Antfly is a newly unveiled distributed document database and search engine, crafted in Go, that tackles modern data challenges by integrating full-text, vector, and graph search capabilities. Designed for multimodal data, it uniquely features native machine learning inference, empowering developers to build advanced retrieval-augmented generation (RAG) systems without external API dependencies. This "Show HN" highlights a comprehensive solution for scalable, intelligent data management.

  • Multimodal & Hybrid Search: It indexes and searches text, images, audio, and video, combining full-text (BM25), dense, and sparse vector (SPLADE) search in a single query.
  • Native ML Inference (Termite): Antfly includes Termite, a built-in service for ML tasks like embeddings, reranking, chunking, and text generation, reducing reliance on external ML APIs. It also supports major LLM providers.
  • Integrated RAG Agents: The system offers built-in RAG agents with streaming, multi-turn chat, tool calling (web search, graph traversal), and confidence scoring.
  • Graph Indexes: Automatic relationship extraction and graph traversal queries are supported, turning data into connected knowledge graphs.
  • Distributed Architecture: Built on etcd's Raft library and backed by Pebble, it features a multi-Raft design for metadata and data shards, ensuring robust distributed consensus, sharding, and replication.
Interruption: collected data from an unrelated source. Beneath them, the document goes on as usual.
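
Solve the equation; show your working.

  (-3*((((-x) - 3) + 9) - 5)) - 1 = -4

Step 1. [(-3*((((-x) - 3) + 9) - 5)) - 1 = -4] add 1: x sits inside (… - 1), so sub: -3*((((-x) - 3) + 9) - 5) = -3.
Step 2. [-3*((((-x) - 3) + 9) - 5) = -3] leading coefficient -3: divide by -3. So div: (((-x) - 3) + 9) - 5 = 1.
Step 3. [(((-x) - 3) + 9) - 5 = 1] 5 comes off first (add 5). So sub: ((-x) - 3) + 9 = 6.
Step 4. [((-x) - 3) + 9 = 6] +9 is outermost — subtract 9 both sides. So sub: (-x) - 3 = -3.
Step 5. [(-x) - 3 = -3] 3 comes off first (add 3). So sub: -x = 0.
Step 6. [-x = 0] leading − — multiply by −1. So neg: x = 0.

Answer: x ∈ {0}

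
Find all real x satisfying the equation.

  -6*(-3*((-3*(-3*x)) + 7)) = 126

Step 1. [-6*(-3*((-3*(-3*x)) + 7)) = 126] leading coefficient -6: divide by -6, so div: -3*((-3*(-3*x)) + 7) = -21.
Step 2. [-3*((-3*(-3*x)) + 7) = -21] -3 out front; divide by -3, so div: (-3*(-3*x)) + 7 = 7.
Step 3. [(-3*(-3*x)) + 7 = 7] 7 comes off first (subtract 7). So sub: -3*(-3*x) = 0.
Step 4. [-3*(-3*x) = 0] LHS = -3·(…); ÷-3 both sides, so div: -3*x = 0.
Step 5. [-3*x = 0] divide by the outer -3, so div: x = 0.

Answer: x ∈ {0}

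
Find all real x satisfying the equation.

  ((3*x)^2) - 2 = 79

Step 1. [((3*x)^2) - 2 = 79] the outer -2 inverts by adding 2 ⇒ sub: (3*x)^2 = 81.
Step 2. [(3*x)^2 = 81] √ both sides: 81 ≥ 0 gives two branches ⇒ sqrt: 3*x = 9 or -9.
Step 3. [3*x = 9 or -9] leading coefficient 3: divide by 3, so div: x = 3 or -3.

Answer: x ∈ {-3, 3}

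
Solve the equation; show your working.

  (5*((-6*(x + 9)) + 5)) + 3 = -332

Step 1. [(5*((-6*(x + 9)) + 5)) + 3 = -332] +3 is outermost — subtract 3 both sides, so sub: 5*((-6*(x + 9)) + 5) = -335.
Step 2. [5*((-6*(x + 9)) + 5) = -335] LHS = 5·(…); ÷5 both sides. So div: (-6*(x + 9)) + 5 = -67.
Step 3. [(-6*(x + 9)) + 5 = -67] subtract 5: x sits inside (… + 5), so sub: -6*(x + 9) = -72.
Step 4. [-6*(x + 9) = -72] -6 out front; divide by -6 ⇒ div: x + 9 = 12.
Step 5. [x + 9 = 12] the outer +9 inverts by subtracting 9 ⇒ sub: x = 3.

Answer: x ∈ {3}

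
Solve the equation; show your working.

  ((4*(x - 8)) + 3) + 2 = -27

Step 1. [((4*(x - 8)) + 3) + 2 = -27] 2 comes off first (subtract 2) ⇒ sub: (4*(x - 8)) + 3 = -29.
Step 2. [(4*(x - 8)) + 3 = -29] +3 is outermost — subtract 3 both sides, so sub: 4*(x - 8) = -32.
Step 3. [4*(x - 8) = -32] 4·(inner) — divide through by 4, so div: x - 8 = -8.
Step 4. [x - 8 = -8] peel the -8: add 8 from each side ⇒ sub: x = 0.

Answer: x ∈ {0}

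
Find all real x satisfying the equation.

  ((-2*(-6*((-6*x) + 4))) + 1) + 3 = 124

Step 1. [((-2*(-6*((-6*x) + 4))) + 1) + 3 = 124] +3 is outermost — subtract 3 both sides, so sub: (-2*(-6*((-6*x) + 4))) + 1 = 121.
Step 2. [(-2*(-6*((-6*x) + 4))) + 1 = 121] subtract 1: x sits inside (… + 1). So sub: -2*(-6*((-6*x) + 4)) = 120.
Step 3. [-2*(-6*((-6*x) + 4)) = 120] leading coefficient -2: divide by -2. So div: -6*((-6*x) + 4) = -60.
Step 4. [-6*((-6*x) + 4) = -60] -6·(inner) — divide through by -6 ⇒ div: (-6*x) + 4 = 10.
Step 5. [(-6*x) + 4 = 10] subtract 4: x sits inside (… + 4). So sub: -6*x = 6.
Step 6. [-6*x = 6] leading coefficient -6: divide by -6. So div: x = -1.

Answer: x ∈ {-1}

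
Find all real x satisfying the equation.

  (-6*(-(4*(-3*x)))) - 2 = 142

Step 1. [(-6*(-(4*(-3*x)))) - 2 = 142] peel the -2: add 2 from each side. So sub: -6*(-(4*(-3*x))) = 144.
Step 2. [-6*(-(4*(-3*x))) = 144] LHS = -6·(…); ÷-6 both sides ⇒ div: -(4*(-3*x)) = -24.
Step 3. [-(4*(-3*x)) = -24] LHS negated; negate both sides, so neg: 4*(-3*x) = 24.
Step 4. [4*(-3*x) = 24] leading coefficient 4: divide by 4. So div: -3*x = 6.
Step 5. [-3*x = 6] divide by the outer -3. So div: x = -2.

Answer: x ∈ {-2}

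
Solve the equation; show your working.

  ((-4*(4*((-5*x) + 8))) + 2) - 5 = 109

Step 1. [((-4*(4*((-5*x) + 8))) + 2) - 5 = 109] 5 comes off first (add 5) ⇒ sub: (-4*(4*((-5*x) + 8))) + 2 = 114.
Step 2. [(-4*(4*((-5*x) + 8))) + 2 = 114] subtract 2: x sits inside (… + 2) ⇒ sub: -4*(4*((-5*x) + 8)) = 112.
Step 3. [-4*(4*((-5*x) + 8)) = 112] LHS = -4·(…); ÷-4 both sides, so div: 4*((-5*x) + 8) = -28.
Step 4. [4*((-5*x) + 8) = -28] divide by the outer 4. So div: (-5*x) + 8 = -7.
Step 5. [(-5*x) + 8 = -7] 8 comes off first (subtract 8), so sub: -5*x = -15.
Step 6. [-5*x = -15] LHS = -5·(…); ÷-5 both sides, so div: x = 3.

Answer: x ∈ {3}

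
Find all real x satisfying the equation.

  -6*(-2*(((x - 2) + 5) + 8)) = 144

Step 1. [-6*(-2*(((x - 2) + 5) + 8)) = 144] LHS = -6·(…); ÷-6 both sides ⇒ div: -2*(((x - 2) + 5) + 8) = -24.
Step 2. [-2*(((x - 2) + 5) + 8) = -24] -2·(inner) — divide through by -2. So div: ((x - 2) + 5) + 8 = 12.
Step 3. [((x - 2) + 5) + 8 = 12] peel the +8: subtract 8 from each side, so sub: (x - 2) + 5 = 4.
Step 4. [(x - 2) + 5 = 4] peel the +5: subtract 5 from each side ⇒ sub: x - 2 = -1.
Step 5. [x - 2 = -1] the outer -2 inverts by adding 2. So sub: x = 1.

Answer: x ∈ {1}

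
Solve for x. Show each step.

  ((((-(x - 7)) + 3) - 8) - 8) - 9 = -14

Step 1. [((((-(x - 7)) + 3) - 8) - 8) - 9 = -14] 9 comes off first (add 9). So sub: (((-(x - 7)) + 3) - 8) - 8 = -5.
Step 2. [(((-(x - 7)) + 3) - 8) - 8 = -5] 8 comes off first (add 8) ⇒ sub: ((-(x - 7)) + 3) - 8 = 3.
Step 3. [((-(x - 7)) + 3) - 8 = 3] add 8: x sits inside (… - 8). So sub: (-(x - 7)) + 3 = 11.
Step 4. [(-(x - 7)) + 3 = 11] peel the +3: subtract 3 from each side. So sub: -(x - 7) = 8.
Step 5. [-(x - 7) = 8] flip signs both sides. So neg: x - 7 = -8.
Step 6. [x - 7 = -8] the outer -7 inverts by adding 7 ⇒ sub: x = -1.

Answer: x ∈ {-1}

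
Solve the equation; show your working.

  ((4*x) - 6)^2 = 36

Step 1. [((4*x) - 6)^2 = 36] 36 ≥ 0, LHS is (·)² — take ±√. So sqrt: (4*x) - 6 = 6 or -6.
Step 2. [(4*x) - 6 = 6 or -6] peel the -6: add 6 from each side, so sub: 4*x = 12 or 0.
Step 3. [4*x = 12 or 0] divide by the outer 4 ⇒ div: x = 3 or 0.

Answer: x ∈ {0, 3}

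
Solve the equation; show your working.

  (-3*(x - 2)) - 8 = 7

Step 1. [(-3*(x - 2)) - 8 = 7] -8 is outermost — add 8 both sides, so sub: -3*(x - 2) = 15.
Step 2. [-3*(x - 2) = 15] divide by the outer -3 ⇒ div: x - 2 = -5.
Step 3. [x - 2 = -5] -2 is outermost — add 2 both sides ⇒ sub: x = -3.

Answer: x ∈ {-3}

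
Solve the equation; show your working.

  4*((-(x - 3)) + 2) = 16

Step 1. [4*((-(x - 3)) + 2) = 16] 4·(inner) — divide through by 4 ⇒ div: (-(x - 3)) + 2 = 4.
Step 2. [(-(x - 3)) + 2 = 4] 2 comes off first (subtract 2), so sub: -(x - 3) = 2.
Step 3. [-(x - 3) = 2] LHS negated; negate both sides. So neg: x - 3 = -2.
Step 4. [x - 3 = -2] the outer -3 inverts by adding 3, so sub: x = 1.

Answer: x ∈ {1}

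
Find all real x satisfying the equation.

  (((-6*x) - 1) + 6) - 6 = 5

Step 1. [(((-6*x) - 1) + 6) - 6 = 5] peel the -6: add 6 from each side. So sub: ((-6*x) - 1) + 6 = 11.
Step 2. [((-6*x) - 1) + 6 = 11] the outer +6 inverts by subtracting 6. So sub: (-6*x) - 1 = 5.
Step 3. [(-6*x) - 1 = 5] add 1: x sits inside (… - 1), so sub: -6*x = 6.
Step 4. [-6*x = 6] leading coefficient -6: divide by -6. So div: x = -1.

Answer: x ∈ {-1}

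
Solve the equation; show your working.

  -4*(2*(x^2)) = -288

Step 1. [-4*(2*(x^2)) = -288] LHS = -4·(…); ÷-4 both sides. So div: 2*(x^2) = 72.
Step 2. [2*(x^2) = 72] 2·(inner) — divide through by 2. So div: x^2 = 36.
Step 3. [x^2 = 36] 36 ≥ 0, LHS is (·)² — take ±√. So sqrt: x = 6 or -6.

Answer: x ∈ {-6, 6}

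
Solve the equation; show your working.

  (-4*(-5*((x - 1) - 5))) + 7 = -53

Step 1. [(-4*(-5*((x - 1) - 5))) + 7 = -53] 7 comes off first (subtract 7). So sub: -4*(-5*((x - 1) - 5)) = -60.
Step 2. [-4*(-5*((x - 1) - 5)) = -60] -4·(inner) — divide through by -4. So div: -5*((x - 1) - 5) = 15.
Step 3. [-5*((x - 1) - 5) = 15] LHS = -5·(…); ÷-5 both sides. So div: (x - 1) - 5 = -3.
Step 4. [(x - 1) - 5 = -3] 5 comes off first (add 5). So sub: x - 1 = 2.
Step 5. [x - 1 = 2] peel the -1: add 1 from each side ⇒ sub: x = 3.

Answer: x ∈ {3}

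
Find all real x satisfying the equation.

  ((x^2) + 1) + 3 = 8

Step 1. [((x^2) + 1) + 3 = 8] 3 comes off first (subtract 3). So sub: (x^2) + 1 = 5.
Step 2. [(x^2) + 1 = 5] +1 is outermost — subtract 1 both sides ⇒ sub: x^2 = 4.
Step 3. [x^2 = 4] √ both sides: 4 ≥ 0 gives two branches. So sqrt: x = 2 or -2.

Answer: x ∈ {-2, 2}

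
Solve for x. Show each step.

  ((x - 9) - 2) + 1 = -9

Step 1. [((x - 9) - 2) + 1 = -9] +1 is outermost — subtract 1 both sides. So sub: (x - 9) - 2 = -10.
Step 2. [(x - 9) - 2 = -10] the outer -2 inverts by adding 2 ⇒ sub: x - 9 = -8.
Step 3. [x - 9 = -8] the outer -9 inverts by adding 9 ⇒ sub: x = 1.

Answer: x ∈ {1}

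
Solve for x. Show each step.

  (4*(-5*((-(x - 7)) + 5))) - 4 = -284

Step 1. [(4*(-5*((-(x - 7)) + 5))) - 4 = -284] 4 | LHS and 4 | -284: pull 4 out, so factor: (-5*((-(x - 7)) + 5)) - 1 = -71.
Step 2. [(-5*((-(x - 7)) + 5)) - 1 = -71] 1 comes off first (add 1), so sub: -5*((-(x - 7)) + 5) = -70.
Step 3. [-5*((-(x - 7)) + 5) = -70] -5·(inner) — divide through by -5. So div: (-(x - 7)) + 5 = 14.
Step 4. [(-(x - 7)) + 5 = 14] the outer +5 inverts by subtracting 5, so sub: -(x - 7) = 9.
Step 5. [-(x - 7) = 9] LHS negated; negate both sides ⇒ neg: x - 7 = -9.
Step 6. [x - 7 = -9] -7 is outermost — add 7 both sides, so sub: x = -2.

Answer: x ∈ {-2}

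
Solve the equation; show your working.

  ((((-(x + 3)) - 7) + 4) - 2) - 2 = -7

Step 1. [((((-(x + 3)) - 7) + 4) - 2) - 2 = -7] -2 is outermost — add 2 both sides ⇒ sub: (((-(x + 3)) - 7) + 4) - 2 = -5.
Step 2. [(((-(x + 3)) - 7) + 4) - 2 = -5] peel the -2: add 2 from each side ⇒ sub: ((-(x + 3)) - 7) + 4 = -3.
Step 3. [((-(x + 3)) - 7) + 4 = -3] the outer +4 inverts by subtracting 4. So sub: (-(x + 3)) - 7 = -7.
Step 4. [(-(x + 3)) - 7 = -7] peel the -7: add 7 from each side ⇒ sub: -(x + 3) = 0.
Step 5. [-(x + 3) = 0] leading − — multiply by −1. So neg: x + 3 = 0.
Step 6. [x + 3 = 0] subtract 3: x sits inside (… + 3), so sub: x = -3.

Answer: x ∈ {-3}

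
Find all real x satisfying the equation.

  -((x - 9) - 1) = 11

Step 1. [-((x - 9) - 1) = 11] flip signs both sides ⇒ neg: (x - 9) - 1 = -11.
Step 2. [(x - 9) - 1 = -11] the outer -1 inverts by adding 1, so sub: x - 9 = -10.
Step 3. [x - 9 = -10] peel the -9: add 9 from each side. So sub: x = -1.

Answer: x ∈ {-1}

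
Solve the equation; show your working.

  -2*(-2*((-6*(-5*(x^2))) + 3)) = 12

Step 1. [-2*(-2*((-6*(-5*(x^2))) + 3)) = 12] LHS = -2·(…); ÷-2 both sides. So div: -2*((-6*(-5*(x^2))) + 3) = -6.
Step 2. [-2*((-6*(-5*(x^2))) + 3) = -6] LHS = -2·(…); ÷-2 both sides. So div: (-6*(-5*(x^2))) + 3 = 3.
Step 3. [(-6*(-5*(x^2))) + 3 = 3] peel the +3: subtract 3 from each side ⇒ sub: -6*(-5*(x^2)) = 0.
Step 4. [-6*(-5*(x^2)) = 0] -6 out front; divide by -6 ⇒ div: -5*(x^2) = 0.
Step 5. [-5*(x^2) = 0] LHS = -5·(…); ÷-5 both sides ⇒ div: x^2 = 0.
Step 6. [x^2 = 0] LHS squared, RHS 0 ≥ 0: apply √ (±), so sqrt: x = 0.

Answer: x ∈ {0}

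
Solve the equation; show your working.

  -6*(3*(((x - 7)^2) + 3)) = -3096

Step 1. [-6*(3*(((x - 7)^2) + 3)) = -3096] -6 out front; divide by -6. So div: 3*(((x - 7)^2) + 3) = 516.
Step 2. [3*(((x - 7)^2) + 3) = 516] leading coefficient 3: divide by 3 ⇒ div: ((x - 7)^2) + 3 = 172.
Step 3. [((x - 7)^2) + 3 = 172] the outer +3 inverts by subtracting 3 ⇒ sub: (x - 7)^2 = 169.
Step 4. [(x - 7)^2 = 169] LHS squared, RHS 169 ≥ 0: apply √ (±). So sqrt: x - 7 = 13 or -13.
Step 5. [x - 7 = 13 or -13] -7 is outermost — add 7 both sides, so sub: x = 20 or -6.

Answer: x ∈ {-6, 20}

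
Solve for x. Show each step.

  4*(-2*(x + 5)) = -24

Step 1. [4*(-2*(x + 5)) = -24] leading coefficient 4: divide by 4. So div: -2*(x + 5) = -6.
Step 2. [-2*(x + 5) = -6] LHS = -2·(…); ÷-2 both sides ⇒ div: x + 5 = 3.
Step 3. [x + 5 = 3] subtract 5: x sits inside (… + 5) ⇒ sub: x = -2.

Answer: x ∈ {-2}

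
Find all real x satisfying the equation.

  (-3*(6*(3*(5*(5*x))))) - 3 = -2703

Step 1. [(-3*(6*(3*(5*(5*x))))) - 3 = -2703] -3 divides every term; factor it out ⇒ factor: (6*(3*(5*(5*x)))) + 1 = 901.
Step 2. [(6*(3*(5*(5*x)))) + 1 = 901] +1 is outermost — subtract 1 both sides ⇒ sub: 6*(3*(5*(5*x))) = 900.
Step 3. [6*(3*(5*(5*x))) = 900] leading coefficient 6: divide by 6, so div: 3*(5*(5*x)) = 150.
Step 4. [3*(5*(5*x)) = 150] 3·(inner) — divide through by 3. So div: 5*(5*x) = 50.
Step 5. [5*(5*x) = 50] 5·(inner) — divide through by 5, so div: 5*x = 10.
Step 6. [5*x = 10] 5·(inner) — divide through by 5 ⇒ div: x = 2.

Answer: x ∈ {2}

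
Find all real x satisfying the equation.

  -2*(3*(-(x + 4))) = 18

Step 1. [-2*(3*(-(x + 4))) = 18] -2 out front; divide by -2. So div: 3*(-(x + 4)) = -9.
Step 2. [3*(-(x + 4)) = -9] divide by the outer 3, so div: -(x + 4) = -3.
Step 3. [-(x + 4) = -3] LHS negated; negate both sides, so neg: x + 4 = 3.
Step 4. [x + 4 = 3] 4 comes off first (subtract 4), so sub: x = -1.

Answer: x ∈ {-1}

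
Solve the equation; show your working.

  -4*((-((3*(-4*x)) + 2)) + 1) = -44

Step 1. [-4*((-((3*(-4*x)) + 2)) + 1) = -44] divide by the outer -4 ⇒ div: (-((3*(-4*x)) + 2)) + 1 = 11.
Step 2. [(-((3*(-4*x)) + 2)) + 1 = 11] peel the +1: subtract 1 from each side. So sub: -((3*(-4*x)) + 2) = 10.
Step 3. [-((3*(-4*x)) + 2) = 10] LHS negated; negate both sides. So neg: (3*(-4*x)) + 2 = -10.
Step 4. [(3*(-4*x)) + 2 = -10] peel the +2: subtract 2 from each side ⇒ sub: 3*(-4*x) = -12.
Step 5. [3*(-4*x) = -12] 3·(inner) — divide through by 3 ⇒ div: -4*x = -4.
Step 6. [-4*x = -4] LHS = -4·(…); ÷-4 both sides ⇒ div: x = 1.

Answer: x ∈ {1}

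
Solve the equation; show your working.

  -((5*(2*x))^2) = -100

Step 1. [-((5*(2*x))^2) = -100] flip signs both sides. So neg: (5*(2*x))^2 = 100.
Step 2. [(5*(2*x))^2 = 100] 100 ≥ 0, LHS is (·)² — take ±√, so sqrt: 5*(2*x) = 10 or -10.
Step 3. [5*(2*x) = 10 or -10] divide by the outer 5, so div: 2*x = 2 or -2.
Step 4. [2*x = 2 or -2] 2 out front; divide by 2. So div: x = 1 or -1.

Answer: x ∈ {-1, 1}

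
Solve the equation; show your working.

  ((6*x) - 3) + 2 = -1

Step 1. [((6*x) - 3) + 2 = -1] +2 is outermost — subtract 2 both sides. So sub: (6*x) - 3 = -3.
Step 2. [(6*x) - 3 = -3] -3 is outermost — add 3 both sides. So sub: 6*x = 0.
Step 3. [6*x = 0] divide by the outer 6, so div: x = 0.

Answer: x ∈ {0}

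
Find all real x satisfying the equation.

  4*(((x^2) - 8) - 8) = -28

Step 1. [4*(((x^2) - 8) - 8) = -28] LHS = 4·(…); ÷4 both sides. So div: ((x^2) - 8) - 8 = -7.
Step 2. [((x^2) - 8) - 8 = -7] peel the -8: add 8 from each side ⇒ sub: (x^2) - 8 = 1.
Step 3. [(x^2) - 8 = 1] the outer -8 inverts by adding 8 ⇒ sub: x^2 = 9.
Step 4. [x^2 = 9] LHS squared, RHS 9 ≥ 0: apply √ (±), so sqrt: x = 3 or -3.

Answer: x ∈ {-3, 3}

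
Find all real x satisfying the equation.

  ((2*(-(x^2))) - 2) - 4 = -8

Step 1. [((2*(-(x^2))) - 2) - 4 = -8] peel the -4: add 4 from each side ⇒ sub: (2*(-(x^2))) - 2 = -4.
Step 2. [(2*(-(x^2))) - 2 = -4] 2 divides every term; factor it out, so factor: (-(x^2)) - 1 = -2.
Step 3. [(-(x^2)) - 1 = -2] add 1: x sits inside (… - 1) ⇒ sub: -(x^2) = -1.
Step 4. [-(x^2) = -1] leading − — multiply by −1, so neg: x^2 = 1.
Step 5. [x^2 = 1] √ both sides: 1 ≥ 0 gives two branches. So sqrt: x = 1 or -1.

Answer: x ∈ {-1, 1}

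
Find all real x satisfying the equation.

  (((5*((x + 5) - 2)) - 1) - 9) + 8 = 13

Step 1. [(((5*((x + 5) - 2)) - 1) - 9) + 8 = 13] peel the +8: subtract 8 from each side, so sub: ((5*((x + 5) - 2)) - 1) - 9 = 5.
Step 2. [((5*((x + 5) - 2)) - 1) - 9 = 5] peel the -9: add 9 from each side. So sub: (5*((x + 5) - 2)) - 1 = 14.
Step 3. [(5*((x + 5) - 2)) - 1 = 14] peel the -1: add 1 from each side ⇒ sub: 5*((x + 5) - 2) = 15.
Step 4. [5*((x + 5) - 2) = 15] leading coefficient 5: divide by 5. So div: (x + 5) - 2 = 3.
Step 5. [(x + 5) - 2 = 3] -2 is outermost — add 2 both sides. So sub: x + 5 = 5.
Step 6. [x + 5 = 5] 5 comes off first (subtract 5), so sub: x = 0.

Answer: x ∈ {0}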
  • Robustness & Verification: Its distributed protocols are rigorously tested with end-to-end chaos tests (inspired by Jepsen) and formally verified using TLA+.
  • Single-Binary Deployment: antfly swarm provides an all-in-one process for local development and small deployments, with easy scaling to multi-node clusters.
  • Ecosystem & Tooling: Antfly ships with a Kubernetes operator, an MCP server for LLM tool use, and various SDKs in Go, TypeScript, Python, and React, alongside a PostgreSQL extension (pgaf).
  • Licensing: The core server uses the Elastic License v2, permitting use, modification, and self-hosting but restricting managed service offerings, while client libraries are Apache 2.0.

Antfly presents itself as a powerful, self-hostable alternative for developers needing a robust, distributed search and data store with deeply integrated AI and multimodal processing. Its thoughtful engineering, from TLA+ verification to a comprehensive ecosystem, positions it as a significant tool for building next-generation intelligent applications, balancing open access with sustainability through its licensing model.